Question

A thin concavo-convex lens has two surfaces of radii of curvature R and 2R. The material of the lens has a refractive index $\mu $. When kept in air, the focal length of the lens
A. Will depend on the direction from which light is incident on it
B. Will be the same, irrespective of the direction from which light is incident on it
C. Will be equal to $\dfrac{R}{{\mu - 1}}$
D. Will be equal to $\dfrac{{2R}}{{\mu - 1}}$

Answer 1

Hint: As here we have to find the focal length of a thin concavo – convex lens whose radii of curvatures are given so it can be solved by using lens maker’s formula for thin lenses.
Formula used: Lens maker formula for thin – lenses is given by
$\dfrac{1}{f} = \left( {\mu - 1} \right)\left[ {\dfrac{1}{{{R_1}}} - \dfrac{1}{{{R_2}}}} \right]$
Where f is the focal length of a thin lens, $\mu $is its refractive index of lens, ${R_1}$and ${R_2}$ are the radii of curvature.
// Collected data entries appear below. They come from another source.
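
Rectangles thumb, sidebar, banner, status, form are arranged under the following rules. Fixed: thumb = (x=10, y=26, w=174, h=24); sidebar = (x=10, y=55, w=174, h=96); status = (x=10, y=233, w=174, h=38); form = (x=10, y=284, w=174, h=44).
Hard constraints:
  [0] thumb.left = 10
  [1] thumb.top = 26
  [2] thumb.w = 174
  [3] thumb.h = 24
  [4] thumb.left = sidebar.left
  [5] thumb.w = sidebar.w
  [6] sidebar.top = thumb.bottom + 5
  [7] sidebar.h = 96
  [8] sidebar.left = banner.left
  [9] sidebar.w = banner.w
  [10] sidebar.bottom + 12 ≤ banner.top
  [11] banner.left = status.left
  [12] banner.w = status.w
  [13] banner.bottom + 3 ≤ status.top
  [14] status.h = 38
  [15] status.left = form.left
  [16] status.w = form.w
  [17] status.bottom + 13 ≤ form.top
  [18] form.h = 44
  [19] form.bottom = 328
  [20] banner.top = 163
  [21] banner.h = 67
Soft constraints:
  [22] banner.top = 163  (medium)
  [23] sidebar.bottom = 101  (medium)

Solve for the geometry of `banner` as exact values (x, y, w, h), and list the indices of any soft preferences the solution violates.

banner = (x=10, y=163, w=174, h=67)
violated soft preferences: 23

1. banner.x = 10  [sidebar.left = banner.left]
2. banner.w = 174  [sidebar.w = banner.w]
3. banner.y = 163  [banner.top = 163]
4. banner.h = 67  [banner.h = 67]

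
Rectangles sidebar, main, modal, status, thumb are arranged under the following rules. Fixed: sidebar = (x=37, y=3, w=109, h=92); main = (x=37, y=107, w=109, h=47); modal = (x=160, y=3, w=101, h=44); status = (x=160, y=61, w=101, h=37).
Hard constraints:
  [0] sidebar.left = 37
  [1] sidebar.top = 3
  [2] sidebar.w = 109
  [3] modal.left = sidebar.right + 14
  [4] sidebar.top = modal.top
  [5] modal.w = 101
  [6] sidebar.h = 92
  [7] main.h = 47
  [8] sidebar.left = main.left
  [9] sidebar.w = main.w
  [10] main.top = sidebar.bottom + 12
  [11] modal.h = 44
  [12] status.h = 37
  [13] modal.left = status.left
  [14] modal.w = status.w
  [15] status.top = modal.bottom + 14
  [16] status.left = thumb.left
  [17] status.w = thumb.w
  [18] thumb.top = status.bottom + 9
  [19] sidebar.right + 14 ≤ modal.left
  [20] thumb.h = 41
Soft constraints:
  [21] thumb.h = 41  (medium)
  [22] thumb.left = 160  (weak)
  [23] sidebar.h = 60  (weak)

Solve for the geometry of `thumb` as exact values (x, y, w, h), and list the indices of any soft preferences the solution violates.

1. thumb.x = 160  [status.left = thumb.left]
2. thumb.w = 101  [status.w = thumb.w]
3. thumb.y = 107  [thumb.top = status.bottom + 9]
4. thumb.h = 41  [thumb.h = 41]

thumb = (x=160, y=107, w=101, h=41)
violated soft preferences: 23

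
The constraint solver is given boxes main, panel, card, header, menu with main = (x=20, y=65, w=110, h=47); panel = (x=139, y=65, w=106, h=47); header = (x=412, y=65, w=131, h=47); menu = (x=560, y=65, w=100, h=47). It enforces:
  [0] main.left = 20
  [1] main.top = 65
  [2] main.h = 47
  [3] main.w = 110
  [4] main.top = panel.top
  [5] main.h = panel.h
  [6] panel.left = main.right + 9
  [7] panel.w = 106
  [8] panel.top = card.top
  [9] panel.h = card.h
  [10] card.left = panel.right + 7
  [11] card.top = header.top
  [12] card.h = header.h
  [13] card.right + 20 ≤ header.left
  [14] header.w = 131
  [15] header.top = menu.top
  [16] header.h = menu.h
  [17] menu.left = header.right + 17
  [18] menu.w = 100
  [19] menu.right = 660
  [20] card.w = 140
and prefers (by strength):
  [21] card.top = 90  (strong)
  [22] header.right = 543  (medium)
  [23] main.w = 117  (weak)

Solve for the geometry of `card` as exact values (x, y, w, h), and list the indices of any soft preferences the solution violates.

1. card.y = 65  [panel.top = card.top]
2. card.h = 47  [panel.h = card.h]
3. card.x = 252  [card.left = panel.right + 7]
4. card.w = 140  [card.w = 140]

card = (x=252, y=65, w=140, h=47)
violated soft preferences: 21, 23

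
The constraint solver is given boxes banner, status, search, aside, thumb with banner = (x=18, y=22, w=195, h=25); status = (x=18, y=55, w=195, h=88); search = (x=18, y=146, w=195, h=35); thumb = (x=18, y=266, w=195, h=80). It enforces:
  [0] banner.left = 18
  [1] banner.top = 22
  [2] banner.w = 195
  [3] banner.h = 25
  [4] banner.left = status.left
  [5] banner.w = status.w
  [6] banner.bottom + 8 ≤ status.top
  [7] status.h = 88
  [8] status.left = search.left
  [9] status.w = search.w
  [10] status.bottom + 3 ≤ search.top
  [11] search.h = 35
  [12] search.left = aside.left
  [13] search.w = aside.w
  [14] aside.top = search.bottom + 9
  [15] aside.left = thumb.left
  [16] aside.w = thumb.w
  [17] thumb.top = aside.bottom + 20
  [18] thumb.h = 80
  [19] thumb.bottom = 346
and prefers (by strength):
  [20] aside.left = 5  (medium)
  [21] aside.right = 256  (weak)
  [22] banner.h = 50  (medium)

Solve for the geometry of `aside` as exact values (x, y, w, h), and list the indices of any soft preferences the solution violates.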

Complete step by step answer:
We know that a thin concavo convex lens with light from left to right is given by the figure below

For light from left to right, the radii of curvature of first surface $ = {R_1} = - R$
The radii of curvature of second surface $ = {R_2} = - 2R$
Refractive index of material of lens $ = \mu $
So, in this case, the focal length of the lens by lens maker formula is given by
$
\dfrac{1}{{{f_1}}} = \left( {\mu - 1} \right)\left( {\dfrac{1}{{{R_1}}} - \dfrac{1}{{{R_2}}}} \right) \\
\dfrac{1}{{{F_1}}} = \left( {\mu - 1} \right)\left( {\dfrac{1}{{ - R}}\dfrac{{ - 1}}{{ - 2R}}} \right) \\
= \left( {\mu - 1} \right)\left( {\dfrac{1}{{2R}} - \dfrac{1}{R}} \right) = \left( {\mu - 1} \right)\left( {\dfrac{{1 - 2}}{{2R}}} \right) \\
\dfrac{1}{{{f_1}}} = \left( {\mu - 1} \right)\left( {\dfrac{{ - 1}}{{2R}}} \right) \\ $
$\dfrac{1}{{{f_1}}} = - \left( {\mu - 1} \right)\left( {\dfrac{1}{{2R}}} \right)$ … (i)
When the light is incident from right to left in this concavo-convex lens, then as the given figure below we have

For light from right to left,
The radii of curvature of first surface $ = {R_1} = R$
The radii of curvature of second surface $ = {R_2} = R$
So, the focal length, ${f_2}$, in this case by lens maker’s formula will be given by
$\dfrac{1}{{{f_2}}} = \left( {\mu - 1} \right)\left( {\dfrac{1}{{2R}} - \dfrac{1}{R}} \right)$
$\dfrac{1}{{{f_2}}} = - \dfrac{{\left( {\mu - 1} \right)}}{{2R}}$… (ii)
From (i) and (ii), it is clear that
$\dfrac{1}{{{f_1}}} = \dfrac{1}{{{f_2}}} = - \dfrac{{\left( {\mu - 1} \right)}}{{2R}}$
$ \Rightarrow $Focal length, \[{f_1} = {f_2} = \dfrac{{ - 2R}}{{\left( {\mu - 1} \right)}}\]
Hence, option (D) is the correct option.

Note:: In case of incident light from left to right, then
${R_1} = - R$and ${R_2} = - 2R$
It is negative because here the distances ${R_1}$and ${R_2}$are measured against the direction of incident light.
When light is incident from right to left, then
${R_1} = + 2R,{\text{ }}{{\text{R}}_2} = + R$
Both are positive as both being measured in direction of incident light.